“Io so. Ma non ho le prove.” A citare l’espressione che Pier Paolo Pasolini usò nel famoso editoriale pubblicato sul Corriere della Sera nel 1974, sono stati i tanti studenti del liceo “Landi”, quando questa mattina hanno trovato il muro antistante alla propria scuola nuovamente imbrattato da scritte. Proprio lo stesso muro che, poco più di una settimana fa, era stato ripulito e riverniciato dai ragazzi dell’associazione studentesca “Angels & Devils”, con un gesto di sensibilizzazione dal senso civico elevatissimo, proprio perché pensato e realizzato dai più giovani.

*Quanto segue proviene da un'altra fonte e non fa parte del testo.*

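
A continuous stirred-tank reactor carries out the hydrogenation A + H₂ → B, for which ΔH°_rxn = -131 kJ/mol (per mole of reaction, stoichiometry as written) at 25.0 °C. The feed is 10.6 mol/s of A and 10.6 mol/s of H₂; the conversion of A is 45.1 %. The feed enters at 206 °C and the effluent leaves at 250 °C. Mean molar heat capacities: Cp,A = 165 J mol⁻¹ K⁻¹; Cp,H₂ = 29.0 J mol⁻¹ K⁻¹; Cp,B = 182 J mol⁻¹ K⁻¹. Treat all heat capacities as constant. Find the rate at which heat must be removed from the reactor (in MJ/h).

Extent of reaction ξ = 0.451 × 10.6 = 4.7806 mol/s
Reaction term: ξ·ΔH°_rxn = 4.7806 × -131 = -626.26 kJ/s
Sensible, feed 206→25 °C: -372.21 kJ/s
Outlet flows (mol/s): A 5.8194, H₂ 5.8194, B 4.7806
Sensible, products 25→250 °C: 449.78 kJ/s
Q = ΔH = -548.68 kJ/s = -548.68 kW
Heat removed = 1975.3 MJ/h

Q_out = 1980 MJ/h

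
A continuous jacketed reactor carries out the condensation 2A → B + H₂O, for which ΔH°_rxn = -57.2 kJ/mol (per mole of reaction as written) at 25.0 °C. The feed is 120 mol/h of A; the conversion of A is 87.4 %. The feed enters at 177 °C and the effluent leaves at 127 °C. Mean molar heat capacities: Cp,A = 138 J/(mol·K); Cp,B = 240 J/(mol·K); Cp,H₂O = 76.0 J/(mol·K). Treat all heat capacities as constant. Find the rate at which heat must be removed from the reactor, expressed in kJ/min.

Extent of reaction ξ = 0.874 × 120 / 2 = 52.44 mol/h
Reaction term: ξ·ΔH°_rxn = 52.44 × -57.2 = -2999.6 kJ/h
Sensible, feed 177→25 °C: -2517.1 kJ/h
Outlet flows (mol/h): A 15.12, B 52.44, H₂O 52.44
Sensible, products 25→127 °C: 1903.1 kJ/h
Q = ΔH = -3613.6 kJ/h = -1.0038 kW
Heat removed = 60.227 kJ/min

Q_out = 60.2 kJ/min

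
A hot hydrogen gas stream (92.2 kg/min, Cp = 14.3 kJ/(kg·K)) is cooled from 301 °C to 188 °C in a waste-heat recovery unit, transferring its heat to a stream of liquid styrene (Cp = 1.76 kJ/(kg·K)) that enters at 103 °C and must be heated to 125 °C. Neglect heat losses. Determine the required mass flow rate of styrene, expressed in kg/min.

Heat released by hot stream: Q = 92.2 × 14.3 × (301 − 188) = 148990 kJ/min
Energy balance on cold side (adiabatic exchanger): Q = ṁ_c·Cp_c·(T_c,out − T_c,in)
ṁ_c = 148990 / [1.76 × (125 − 103)] = 3847.8 kg/min

ṁ_c = 3850 kg/min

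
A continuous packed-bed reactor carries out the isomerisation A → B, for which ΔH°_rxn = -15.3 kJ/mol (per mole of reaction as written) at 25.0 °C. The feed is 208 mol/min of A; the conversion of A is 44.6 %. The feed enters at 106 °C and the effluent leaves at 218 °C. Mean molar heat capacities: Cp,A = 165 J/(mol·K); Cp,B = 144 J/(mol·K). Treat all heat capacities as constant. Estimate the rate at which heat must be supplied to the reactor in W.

Extent of reaction ξ = 0.446 × 208 = 92.768 mol/min
Reaction term: ξ·ΔH°_rxn = 92.768 × -15.3 = -1419.4 kJ/min
Sensible, feed 106→25 °C: -2779.9 kJ/min
Outlet flows (mol/min): A 115.23, B 92.768
Sensible, products 25→218 °C: 6247.8 kJ/min
Q = ΔH = 2048.5 kJ/min = 34.142 kW
Heat supplied = 34142 W

Q_in = 34100 W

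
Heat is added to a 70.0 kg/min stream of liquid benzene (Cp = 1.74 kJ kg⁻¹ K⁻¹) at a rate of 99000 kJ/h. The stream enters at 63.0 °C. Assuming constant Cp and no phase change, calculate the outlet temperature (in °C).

T_out = 76.5 °C

Q = 99000 kJ/h = 1650 kJ/min
ΔT = Q/(ṁ·Cp) = 1650/(70.0×1.74) = 13.547 K
T_out = 63.0 + 13.547 = 76.547 °C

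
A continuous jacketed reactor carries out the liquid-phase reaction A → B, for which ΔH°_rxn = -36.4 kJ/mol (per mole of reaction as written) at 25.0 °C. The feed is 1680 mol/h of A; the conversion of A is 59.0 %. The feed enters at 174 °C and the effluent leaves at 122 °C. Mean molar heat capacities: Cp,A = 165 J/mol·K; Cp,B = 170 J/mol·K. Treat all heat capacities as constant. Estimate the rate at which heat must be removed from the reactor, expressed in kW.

Q_out = 13.9 kW

Extent of reaction ξ = 0.590 × 1680 = 991.2 mol/h
Reaction term: ξ·ΔH°_rxn = 991.2 × -36.4 = -36080 kJ/h
Sensible, feed 174→25 °C: -41303 kJ/h
Outlet flows (mol/h): A 688.8, B 991.2
Sensible, products 25→122 °C: 27369 kJ/h
Q = ΔH = -50013 kJ/h = -13.893 kW
Heat removed = 13.893 kW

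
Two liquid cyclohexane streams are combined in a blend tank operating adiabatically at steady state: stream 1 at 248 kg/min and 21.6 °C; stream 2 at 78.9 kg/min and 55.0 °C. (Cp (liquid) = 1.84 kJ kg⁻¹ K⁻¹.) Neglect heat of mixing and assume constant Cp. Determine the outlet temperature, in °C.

Energy balance with Q = 0: Σ ṁᵢCp,ᵢ(T_out − Tᵢ) = 0
T_out = Σ ṁᵢCp,ᵢTᵢ / Σ ṁᵢCp,ᵢ
      = 17841 / 601.5 = 29.661 °C

T_out = 29.7 °C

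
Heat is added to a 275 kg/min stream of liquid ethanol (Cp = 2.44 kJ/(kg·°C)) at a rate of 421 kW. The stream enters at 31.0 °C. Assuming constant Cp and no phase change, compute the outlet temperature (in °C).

T_out = 68.6 °C

Q = 421 kW = 25260 kJ/min
ΔT = Q/(ṁ·Cp) = 25260/(275×2.44) = 37.645 K
T_out = 31.0 + 37.645 = 68.645 °C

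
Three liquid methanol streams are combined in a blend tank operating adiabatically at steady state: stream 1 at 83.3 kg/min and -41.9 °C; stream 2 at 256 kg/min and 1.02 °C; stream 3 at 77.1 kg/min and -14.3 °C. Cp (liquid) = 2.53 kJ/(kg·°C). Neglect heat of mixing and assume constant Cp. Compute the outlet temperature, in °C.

Adiabatic, steady state ⇒ Σ ṁᵢCp,ᵢ(T_out − Tᵢ) = 0
T_out = Σ ṁᵢCp,ᵢTᵢ / Σ ṁᵢCp,ᵢ
      = -10959 / 1053.5 = -10.403 °C

T_out = -10.4 °C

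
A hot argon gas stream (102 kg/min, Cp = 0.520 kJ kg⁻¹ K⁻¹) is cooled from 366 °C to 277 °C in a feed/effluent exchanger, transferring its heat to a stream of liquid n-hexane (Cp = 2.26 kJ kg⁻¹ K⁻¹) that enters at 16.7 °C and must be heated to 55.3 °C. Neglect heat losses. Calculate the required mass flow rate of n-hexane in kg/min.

Heat released by hot stream: Q = 102 × 0.520 × (366 − 277) = 4720.6 kJ/min
Energy balance on cold side (adiabatic exchanger): Q = ṁ_c·Cp_c·(T_c,out − T_c,in)
ṁ_c = 4720.6 / [2.26 × (55.3 − 16.7)] = 54.113 kg/min

ṁ_c = 54.1 kg/min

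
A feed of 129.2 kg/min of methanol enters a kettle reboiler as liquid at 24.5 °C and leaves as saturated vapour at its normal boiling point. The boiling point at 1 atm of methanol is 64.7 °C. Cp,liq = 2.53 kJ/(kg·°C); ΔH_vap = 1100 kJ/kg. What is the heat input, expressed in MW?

Q = 2.59 MW

liquid 24.5→64.7 °C: 101.71 kJ/kg
vaporisation at 64.7 °C: 1100 kJ/kg
Δh = 101.71 + 1100 = 1201.7 kJ/kg
Q = ṁ·Δh = 129.2 kg/min × 1201.7 kJ/kg = 155260 kJ/min
|Q| = 2587.7 kW = 2.5877 MW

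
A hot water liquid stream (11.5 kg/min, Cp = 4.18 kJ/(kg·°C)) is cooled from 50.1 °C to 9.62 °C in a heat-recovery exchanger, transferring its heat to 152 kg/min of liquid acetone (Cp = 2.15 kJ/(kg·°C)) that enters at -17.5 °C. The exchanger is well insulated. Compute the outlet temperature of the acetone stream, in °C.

Heat released by hot stream: Q = 11.5 × 4.18 × (50.1 − 9.62) = 1945.9 kJ/min
Energy balance on cold side (adiabatic exchanger): Q = ṁ_c·Cp_c·(T_c,out − T_c,in)
T_c,out = -17.5 + 1945.9/(152 × 2.15) = -11.546 °C

T_c,out = -11.5 °C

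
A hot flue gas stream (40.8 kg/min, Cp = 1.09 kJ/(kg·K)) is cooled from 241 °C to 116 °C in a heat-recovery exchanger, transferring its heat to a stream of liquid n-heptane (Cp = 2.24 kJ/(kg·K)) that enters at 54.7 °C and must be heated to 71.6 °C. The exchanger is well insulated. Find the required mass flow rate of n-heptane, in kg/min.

Heat released by hot stream: Q = 40.8 × 1.09 × (241 − 116) = 5559 kJ/min
Energy balance on cold side (adiabatic exchanger): Q = ṁ_c·Cp_c·(T_c,out − T_c,in)
ṁ_c = 5559 / [2.24 × (71.6 − 54.7)] = 146.85 kg/min

ṁ_c = 147 kg/min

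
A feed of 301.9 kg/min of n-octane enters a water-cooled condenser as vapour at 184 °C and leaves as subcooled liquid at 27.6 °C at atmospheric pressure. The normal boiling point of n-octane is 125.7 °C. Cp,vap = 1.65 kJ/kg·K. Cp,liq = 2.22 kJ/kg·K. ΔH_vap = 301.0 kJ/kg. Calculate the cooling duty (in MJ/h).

Q_c = 11100 MJ/h

vapour 184→125.7 °C: -96.195 kJ/kg
condensation at 125.7 °C: -301 kJ/kg
liquid 125.7→27.6 °C: -217.78 kJ/kg
Δh = -96.195 + -301 + -217.78 = -614.98 kJ/kg
Q = ṁ·Δh = 301.9 kg/min × -614.98 kJ/kg = -185660 kJ/min
|Q| = 3094.4 kW = 11140 MJ/h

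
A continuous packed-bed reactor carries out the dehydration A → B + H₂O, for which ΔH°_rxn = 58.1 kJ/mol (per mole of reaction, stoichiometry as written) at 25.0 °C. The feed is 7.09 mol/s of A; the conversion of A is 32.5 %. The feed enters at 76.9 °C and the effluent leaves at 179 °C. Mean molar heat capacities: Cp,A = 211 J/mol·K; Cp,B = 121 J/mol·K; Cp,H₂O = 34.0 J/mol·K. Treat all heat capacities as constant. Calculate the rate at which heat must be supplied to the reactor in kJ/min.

Q_in = 16000 kJ/min

Extent of reaction ξ = 0.325 × 7.09 = 2.3043 mol/s
Reaction term: ξ·ΔH°_rxn = 2.3043 × 58.1 = 133.88 kJ/s
Sensible, feed 76.9→25 °C: -77.642 kJ/s
Outlet flows (mol/s): A 4.7858, B 2.3043, H₂O 2.3043
Sensible, products 25→179 °C: 210.51 kJ/s
Q = ΔH = 266.75 kJ/s = 266.75 kW
Heat supplied = 16005 kJ/min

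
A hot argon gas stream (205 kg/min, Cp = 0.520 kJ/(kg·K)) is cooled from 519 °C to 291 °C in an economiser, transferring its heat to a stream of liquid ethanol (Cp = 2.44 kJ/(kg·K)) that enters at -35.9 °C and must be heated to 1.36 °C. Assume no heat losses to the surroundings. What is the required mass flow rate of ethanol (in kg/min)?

Heat released by hot stream: Q = 205 × 0.520 × (519 − 291) = 24305 kJ/min
Energy balance on cold side (adiabatic exchanger): Q = ṁ_c·Cp_c·(T_c,out − T_c,in)
ṁ_c = 24305 / [2.44 × (1.36 − -35.9)] = 267.34 kg/min

ṁ_c = 267 kg/min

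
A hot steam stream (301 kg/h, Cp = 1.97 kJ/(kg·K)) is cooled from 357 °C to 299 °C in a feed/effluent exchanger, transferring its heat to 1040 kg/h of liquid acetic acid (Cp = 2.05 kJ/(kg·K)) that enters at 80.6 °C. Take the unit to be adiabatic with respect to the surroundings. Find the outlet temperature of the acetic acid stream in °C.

T_c,out = 96.7 °C

Heat released by hot stream: Q = 301 × 1.97 × (357 − 299) = 34392 kJ/h
Energy balance on cold side (adiabatic exchanger): Q = ṁ_c·Cp_c·(T_c,out − T_c,in)
T_c,out = 80.6 + 34392/(1040 × 2.05) = 96.731 °C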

“Loro sanno”, come del resto tutti noi, perché questi “paladini della notte” da anni ci mostrano fieri il loro modo di agire, sprezzante e totalmente incurante di qualsiasi regola che sta alla base della convivenza civile. Sono sempre i soliti vandali che, stavolta nel giorno dell’anniversario della morte di Gabriele Sandri, il tifoso laziale ucciso nel 2007, hanno pensato bene di sporcare i muri di varie zone della nostra città, mossi sempre dall’assurda convinzione che questo sia il modo migliore per omaggiare qualcuno, come se il ricordo possa dare loro la legittimazione ad agire e poi difendere quelle che, invece, rimangono azioni da condannare fermamente. A maggior ragione perché, per quei simboli e quelle diciture che compaiono insieme ai “graffiti”, non c’è spazio nell’epoca in cui viviamo.
Non servono prove, dunque, basta la tradizione ad inchiodarli, quella che nello stesso posto, con lo stesso stile e la stessa mano, ma senza mai metterci la faccia, li marchia da decenni.
Dinanzi all’ennesima dimostrazione di immaturità di pochi, Velletri è stufa e con essa i tanti cittadini che fanno della correttezza e della legalità il proprio stile di vita.